Posing and masquerading
It is easier to use online communication to pretend to be someone that you are not. Society has for centuries needed to deal with the problem of people pretending to be physicians, priests, policemen, or unmarried men. But it has required considerable skill as an actor to succeed at such deception. It seems to be more common for people on the internet to pose as something that they are not. Even law enforcement authorities do it. Newspapers carry stories of policemen pretending to be teenage girls, hoping to apprehend for prosecution people pretending to be virtuous teenage boys; the search of any large news archive will yield stories of arrests of adults propositioning someone they thought to be a minor. There is room for moral authorities to take an educated stand on these complex and largely undocumented issues.
A less-harmful version of masquerading is presenting an idealized version of yourself in online communication. Is there an ethical issue in representing yourself as younger, older, more attractive, more wealthy, or somehow more desirable? There is clearly a line, but where is it? If you are a convicted murderer, you will probably conceal that in online communication. What about minor crimes? Other traits that society cares about? People do this frequently in everyday life. One would not disclose parking offences at a job interview, unless perhaps the job involved driving.
Stalking and snooping
Stalking is the obsession with the whereabouts and activities of another. The internet enables new forms of stalking, which might or might not be dangerous to the object of this interest. It is probably not a violation of any law of any country for an ex-husband to masquerade as a lonely middle-aged woman and try to befriend his ex-wife online, but many people consider such behaviour unethical.

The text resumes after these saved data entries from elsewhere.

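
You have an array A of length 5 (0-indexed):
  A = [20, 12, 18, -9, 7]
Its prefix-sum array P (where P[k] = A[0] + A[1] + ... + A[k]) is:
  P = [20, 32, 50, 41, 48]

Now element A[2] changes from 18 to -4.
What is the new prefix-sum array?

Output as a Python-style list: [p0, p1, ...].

Change: A[2] 18 -> -4, delta = -22
P[k] for k < 2: unchanged (A[2] not included)
P[k] for k >= 2: shift by delta = -22
  P[0] = 20 + 0 = 20
  P[1] = 32 + 0 = 32
  P[2] = 50 + -22 = 28
  P[3] = 41 + -22 = 19
  P[4] = 48 + -22 = 26

Answer: [20, 32, 28, 19, 26]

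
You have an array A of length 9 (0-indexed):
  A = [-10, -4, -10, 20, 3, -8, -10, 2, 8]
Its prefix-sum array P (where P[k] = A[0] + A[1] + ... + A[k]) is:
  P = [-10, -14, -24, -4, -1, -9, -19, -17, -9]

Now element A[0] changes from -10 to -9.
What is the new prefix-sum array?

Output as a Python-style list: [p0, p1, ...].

Change: A[0] -10 -> -9, delta = 1
P[k] for k < 0: unchanged (A[0] not included)
P[k] for k >= 0: shift by delta = 1
  P[0] = -10 + 1 = -9
  P[1] = -14 + 1 = -13
  P[2] = -24 + 1 = -23
  P[3] = -4 + 1 = -3
  P[4] = -1 + 1 = 0
  P[5] = -9 + 1 = -8
  P[6] = -19 + 1 = -18
  P[7] = -17 + 1 = -16
  P[8] = -9 + 1 = -8

Answer: [-9, -13, -23, -3, 0, -8, -18, -16, -8]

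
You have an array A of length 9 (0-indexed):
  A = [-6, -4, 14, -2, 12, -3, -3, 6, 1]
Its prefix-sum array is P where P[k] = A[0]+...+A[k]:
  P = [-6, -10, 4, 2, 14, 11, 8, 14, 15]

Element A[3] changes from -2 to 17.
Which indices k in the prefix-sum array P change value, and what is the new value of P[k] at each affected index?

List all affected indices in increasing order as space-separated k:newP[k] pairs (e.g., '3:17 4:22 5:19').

P[k] = A[0] + ... + A[k]
P[k] includes A[3] iff k >= 3
Affected indices: 3, 4, ..., 8; delta = 19
  P[3]: 2 + 19 = 21
  P[4]: 14 + 19 = 33
  P[5]: 11 + 19 = 30
  P[6]: 8 + 19 = 27
  P[7]: 14 + 19 = 33
  P[8]: 15 + 19 = 34

Answer: 3:21 4:33 5:30 6:27 7:33 8:34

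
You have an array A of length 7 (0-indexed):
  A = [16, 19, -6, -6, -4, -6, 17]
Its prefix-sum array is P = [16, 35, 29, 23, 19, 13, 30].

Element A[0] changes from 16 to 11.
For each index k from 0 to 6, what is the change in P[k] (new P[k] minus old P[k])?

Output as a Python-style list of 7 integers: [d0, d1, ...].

Answer: [-5, -5, -5, -5, -5, -5, -5]

Derivation:
Element change: A[0] 16 -> 11, delta = -5
For k < 0: P[k] unchanged, delta_P[k] = 0
For k >= 0: P[k] shifts by exactly -5
Delta array: [-5, -5, -5, -5, -5, -5, -5]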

There is an increasing number of public sources of data about individuals that might better be kept private. It is against the law to amass such data in some countries, but not in others. Should there be international discussion of the ethics of such databases? Is it ethical for a citizen of a country in which the law protects privacy to use a paid service in another country to find out information about his neighbours?
Online gambling is illegal in some countries. But there are online casinos in countries where it is legal, and they all take credit cards. Is it ethical to take advantage of the global nature of the internet to circumvent national laws? It is certainly easy. Another example, perhaps closer to home, is copyright law. Within the United Kingdom, the current text of the Book of Common Prayer and the Authorized Version of the Bible are the property of the Crown in perpetuity, and rights to it are exercised by the Crown Printer. But nothing prevents someone in, say, the United States from putting that material on a freely-available web server.

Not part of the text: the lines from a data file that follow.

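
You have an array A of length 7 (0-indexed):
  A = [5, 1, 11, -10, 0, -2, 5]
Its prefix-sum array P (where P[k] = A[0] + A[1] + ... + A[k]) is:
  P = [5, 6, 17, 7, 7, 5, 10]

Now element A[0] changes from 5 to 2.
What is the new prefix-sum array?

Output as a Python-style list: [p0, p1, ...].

Change: A[0] 5 -> 2, delta = -3
P[k] for k < 0: unchanged (A[0] not included)
P[k] for k >= 0: shift by delta = -3
  P[0] = 5 + -3 = 2
  P[1] = 6 + -3 = 3
  P[2] = 17 + -3 = 14
  P[3] = 7 + -3 = 4
  P[4] = 7 + -3 = 4
  P[5] = 5 + -3 = 2
  P[6] = 10 + -3 = 7

Answer: [2, 3, 14, 4, 4, 2, 7]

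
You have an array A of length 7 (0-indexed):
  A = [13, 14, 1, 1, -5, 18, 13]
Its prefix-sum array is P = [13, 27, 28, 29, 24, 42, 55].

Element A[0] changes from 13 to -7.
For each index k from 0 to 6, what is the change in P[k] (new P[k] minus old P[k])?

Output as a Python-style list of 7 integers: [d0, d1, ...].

Element change: A[0] 13 -> -7, delta = -20
For k < 0: P[k] unchanged, delta_P[k] = 0
For k >= 0: P[k] shifts by exactly -20
Delta array: [-20, -20, -20, -20, -20, -20, -20]

Answer: [-20, -20, -20, -20, -20, -20, -20]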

Because of the ease of posing, the ease of forming communities, and the difficulty in determining authenticity, it's easy to use the internet to monger hate and to spread lies. There is no point giving free publicity to any hatemonger's web site by mentioning it specifically, but the ease of making such a site and its global reach is problematic. If a country has laws about such sites, but the physical facilities providing the information are in another country, it is not at all obvious what to do. Some totalitarian countries have built a firewall around their country's access to global information, allowing nothing in or out without the permission of the government. That approach, while it might solve the hatemongering problem, certainly creates others.
For many years, some governments have held that it is important that they be able to intercept and read any correspondence by or to their citizens. One large European country bans encryption technology entirely. The United States treats encryption technology as a weapon, and controls the export of high-quality encryption software in the same way that it controls the export of most military weapons.
Because the mechanisms of the internet are decentralized, and because encryption can be done entirely in software, it is difficult to regulate the ability of the public to use military-grade encryption technology. The mathematics of encryption are widely known. The ethical issues in the use of encryption in everyday life are not well understood.
It is easy to find academic papers on the internet. Students from preteens to doctoral candidates place their written work online, for a wide variety of reasons. Does this form an attractive nuisance? Almost every educational institution has rules against plagiarism, but these days it is almost impossible for a teacher to track down the source of plagiarized material. Is it unethical to place such material online? To index it?
Search and index
There are hundreds of search engines, topic indexes, and directory services whose purpose is to help people find online whatever they are looking for. Should the operator of a search engine be held responsible for that engine's discovery of unethical material? Is the operator of an index computer that indexes 300 million pages responsible for searching them to remove child pornography, hatemongering, mail order weapons companies, or vendors of illegal drugs? If they are, then who pays for it? If they are not, then who is responsible if a child in Peru uses a search engine in Aruba to locate a gun for sale in Texas, buys it, and commits a crime?